By the time I got inside, Adrian’s grandmother was already waiting in the main hall.
She was older than I expected.
Not just old in years.
Old in wear.
Silver hair. Sharp eyes. The posture of somebody who had held up an empire with bare hands for too long.
The second she saw me, the relief in her face was almost painful.
“Our Adu is upstairs,” she said. “Please.”
I ran.
In Adrian’s room at the main house, the closets were enormous.
There were too many of them.
I understood why the second I opened the first one and found nothing.
Then the second.
Then the third.
By the last closet, my chest was hurting.
I opened the door.
And there he was.
Curled inside, arms around his knees, beautiful face streaked with tears.
He looked up sharply, ready to defend himself from the world.
Then he saw me.
His entire expression crumpled.
“You don’t want me anymore?” he asked.
That voice.
That awful, wounded voice.
He crawled forward and clung to my waist like if he let go, he would disappear.
Then, after what must have been the longest and most deranged internal thought process of his life, he looked up with wet lashes and asked in heartbreaking seriousness, “Can… can you have two boyfriends?”
I stared at him.
Then I actually laughed.
Not because it was funny.
Because otherwise I might have cried.
I cupped his face.
“No,” I said. “I am not that greedy.”
He looked wrecked.
So I softened.
“Only one boyfriend,” I told him. “And nobody else qualifies.”

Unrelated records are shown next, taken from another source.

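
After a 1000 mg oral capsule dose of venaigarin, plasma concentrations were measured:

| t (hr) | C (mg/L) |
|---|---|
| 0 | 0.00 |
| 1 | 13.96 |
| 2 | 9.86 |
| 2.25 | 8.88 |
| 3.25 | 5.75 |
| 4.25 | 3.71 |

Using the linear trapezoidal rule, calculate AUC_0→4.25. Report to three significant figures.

AUC = 33.3 mg/L·hr

Trapezoidal AUC_0→4.25:
  [0→1]: (0.00+13.96)/2 × 1 = 6.98
  [1→2]: (13.96+9.86)/2 × 1 = 11.91
  [2→2.25]: (9.86+8.88)/2 × 0.25 = 2.3425
  [2.25→3.25]: (8.88+5.75)/2 × 1 = 7.315
  [3.25→4.25]: (5.75+3.71)/2 × 1 = 4.73
  Sum = 33.2775 mg/L·hr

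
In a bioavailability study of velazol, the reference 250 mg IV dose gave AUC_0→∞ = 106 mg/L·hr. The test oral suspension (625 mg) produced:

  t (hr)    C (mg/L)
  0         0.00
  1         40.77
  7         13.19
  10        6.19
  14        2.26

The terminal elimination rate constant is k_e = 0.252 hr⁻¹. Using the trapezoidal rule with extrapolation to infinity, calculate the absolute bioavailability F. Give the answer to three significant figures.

F = 0.895

Trapezoidal AUC_0→14 (oral suspension):
  [0→1]: (0.00+40.77)/2 × 1 = 20.385
  [1→7]: (40.77+13.19)/2 × 6 = 161.88
  [7→10]: (13.19+6.19)/2 × 3 = 29.07
  [10→14]: (6.19+2.26)/2 × 4 = 16.9
  Sum = 228.235 mg/L·hr
Tail: C_last/k_e = 2.26/0.252 = 8.968
AUC_0→∞ (oral suspension) = 228.235 + 8.968 = 237.203 mg/L·hr
F = (AUC_ev/D_ev)/(AUC_iv/D_iv) = (237.203/625)/(106/250) = 0.3795248/0.424 = 0.8951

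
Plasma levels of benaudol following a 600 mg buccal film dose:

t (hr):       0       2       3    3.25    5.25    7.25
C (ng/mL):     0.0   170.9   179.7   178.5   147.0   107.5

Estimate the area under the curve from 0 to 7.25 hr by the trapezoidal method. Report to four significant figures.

AUC = 971.0 ng/mL·hr

Trapezoidal AUC_0→7.25:
  [0→2]: (0.0+170.9)/2 × 2 = 170.9
  [2→3]: (170.9+179.7)/2 × 1 = 175.3
  [3→3.25]: (179.7+178.5)/2 × 0.25 = 44.775
  [3.25→5.25]: (178.5+147.0)/2 × 2 = 325.5
  [5.25→7.25]: (147.0+107.5)/2 × 2 = 254.5
  Sum = 970.975 ng/mL·hr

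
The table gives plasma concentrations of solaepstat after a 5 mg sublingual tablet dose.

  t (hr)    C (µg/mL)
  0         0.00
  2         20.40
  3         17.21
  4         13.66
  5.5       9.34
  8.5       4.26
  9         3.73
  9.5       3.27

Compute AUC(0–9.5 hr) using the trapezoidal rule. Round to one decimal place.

AUC = 96.0 µg/mL·hr

Trapezoidal AUC_0→9.5:
  [0→2]: (0.00+20.40)/2 × 2 = 20.4
  [2→3]: (20.40+17.21)/2 × 1 = 18.805
  [3→4]: (17.21+13.66)/2 × 1 = 15.435
  [4→5.5]: (13.66+9.34)/2 × 1.5 = 17.25
  [5.5→8.5]: (9.34+4.26)/2 × 3 = 20.4
  [8.5→9]: (4.26+3.73)/2 × 0.5 = 1.9975
  [9→9.5]: (3.73+3.27)/2 × 0.5 = 1.75
  Sum = 96.0375 µg/mL·hr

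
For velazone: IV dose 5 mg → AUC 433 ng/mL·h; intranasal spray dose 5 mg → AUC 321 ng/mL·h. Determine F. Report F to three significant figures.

F = (AUC_ev / D_ev) / (AUC_iv / D_iv)
  = (321/5) / (433/5)
  = 64.2 / 86.6 = 0.7413

F = 0.741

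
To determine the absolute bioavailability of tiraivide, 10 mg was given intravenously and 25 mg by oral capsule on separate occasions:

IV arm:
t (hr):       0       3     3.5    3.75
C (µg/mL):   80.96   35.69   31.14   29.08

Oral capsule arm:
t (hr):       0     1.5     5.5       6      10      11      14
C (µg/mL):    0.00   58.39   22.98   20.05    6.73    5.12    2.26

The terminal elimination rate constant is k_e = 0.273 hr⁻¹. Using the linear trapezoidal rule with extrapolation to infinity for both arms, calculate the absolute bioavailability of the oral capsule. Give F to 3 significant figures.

F = 0.387

Trapezoidal AUC_0→3.75 (IV):
  [0→3]: (80.96+35.69)/2 × 3 = 174.975
  [3→3.5]: (35.69+31.14)/2 × 0.5 = 16.7075
  [3.5→3.75]: (31.14+29.08)/2 × 0.25 = 7.5275
  Sum = 199.21 µg/mL·hr
IV tail: 29.08/0.273 = 106.520; AUC_iv,0→∞ = 199.21 + 106.520 = 305.73 µg/mL·hr
Trapezoidal AUC_0→14 (oral capsule):
  [0→1.5]: (0.00+58.39)/2 × 1.5 = 43.7925
  [1.5→5.5]: (58.39+22.98)/2 × 4 = 162.74
  [5.5→6]: (22.98+20.05)/2 × 0.5 = 10.7575
  [6→10]: (20.05+6.73)/2 × 4 = 53.56
  [10→11]: (6.73+5.12)/2 × 1 = 5.925
  [11→14]: (5.12+2.26)/2 × 3 = 11.07
  Sum = 287.845 µg/mL·hr
oral capsule tail: 2.26/0.273 = 8.278; AUC_ev,0→∞ = 287.845 + 8.278 = 296.123 µg/mL·hr
F = (AUC_ev/D_ev)/(AUC_iv/D_iv) = (296.123/25)/(305.73/10) = 11.84492/30.573 = 0.3874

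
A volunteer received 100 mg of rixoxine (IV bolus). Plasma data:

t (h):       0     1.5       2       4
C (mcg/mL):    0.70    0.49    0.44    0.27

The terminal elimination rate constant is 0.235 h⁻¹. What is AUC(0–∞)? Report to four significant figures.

Trapezoidal AUC_0→4:
  [0→1.5]: (0.70+0.49)/2 × 1.5 = 0.8925
  [1.5→2]: (0.49+0.44)/2 × 0.5 = 0.2325
  [2→4]: (0.44+0.27)/2 × 2 = 0.71
  Sum = 1.835 mcg/mL·h
Extrapolated tail: C_last / k_e = 0.27 / 0.235 = 1.149
AUC_0→∞ = 1.835 + 1.149 = 2.984 mcg/mL·h

AUC = 2.984 mcg/mL·h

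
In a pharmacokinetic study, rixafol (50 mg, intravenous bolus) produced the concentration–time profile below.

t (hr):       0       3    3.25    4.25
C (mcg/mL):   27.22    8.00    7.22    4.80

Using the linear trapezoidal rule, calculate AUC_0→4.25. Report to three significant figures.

Trapezoidal AUC_0→4.25:
  [0→3]: (27.22+8.00)/2 × 3 = 52.83
  [3→3.25]: (8.00+7.22)/2 × 0.25 = 1.9025
  [3.25→4.25]: (7.22+4.80)/2 × 1 = 6.01
  Sum = 60.7425 mcg/mL·hr

AUC = 60.7 mcg/mL·hr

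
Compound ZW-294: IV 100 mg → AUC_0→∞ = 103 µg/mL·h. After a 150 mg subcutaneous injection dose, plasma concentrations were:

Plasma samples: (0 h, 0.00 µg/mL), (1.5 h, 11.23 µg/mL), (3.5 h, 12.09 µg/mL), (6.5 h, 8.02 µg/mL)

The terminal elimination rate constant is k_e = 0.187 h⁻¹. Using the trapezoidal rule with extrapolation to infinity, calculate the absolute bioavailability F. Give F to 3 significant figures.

F = 0.678

Trapezoidal AUC_0→6.5 (subcutaneous injection):
  [0→1.5]: (0.00+11.23)/2 × 1.5 = 8.4225
  [1.5→3.5]: (11.23+12.09)/2 × 2 = 23.32
  [3.5→6.5]: (12.09+8.02)/2 × 3 = 30.165
  Sum = 61.9075 µg/mL·h
Tail: C_last/k_e = 8.02/0.187 = 42.888
AUC_0→∞ (subcutaneous injection) = 61.9075 + 42.888 = 104.7955 µg/mL·h
F = (AUC_ev/D_ev)/(AUC_iv/D_iv) = (104.7955/150)/(103/100) = 0.698637/1.03 = 0.6783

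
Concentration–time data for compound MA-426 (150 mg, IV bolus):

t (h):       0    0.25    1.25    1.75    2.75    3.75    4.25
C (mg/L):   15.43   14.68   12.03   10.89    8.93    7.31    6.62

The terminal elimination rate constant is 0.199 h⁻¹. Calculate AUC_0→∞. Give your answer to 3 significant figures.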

For one full second he did not move.
Then joy detonated inside him.
He stood up too fast, forgot the closet roof existed, and smacked his head into it with a loud thunk.
I yelped.
He barely noticed.
That was how happy he was.
Later, after he had calmed down and I had coaxed the full story from him in pieces, the strangest thing happened.
The shame shifted.
Not all at once.
Not magically.
But enough.
Enough that when he walked through a room afterward, he no longer looked like a thief waiting to be caught.
Enough that he began lifting his gaze more often.
Enough that when he held my hand, it felt less like panic and more like choice.
Sometimes love is not the lightning strike.
Sometimes it is the slow, stubborn return of a person to himself.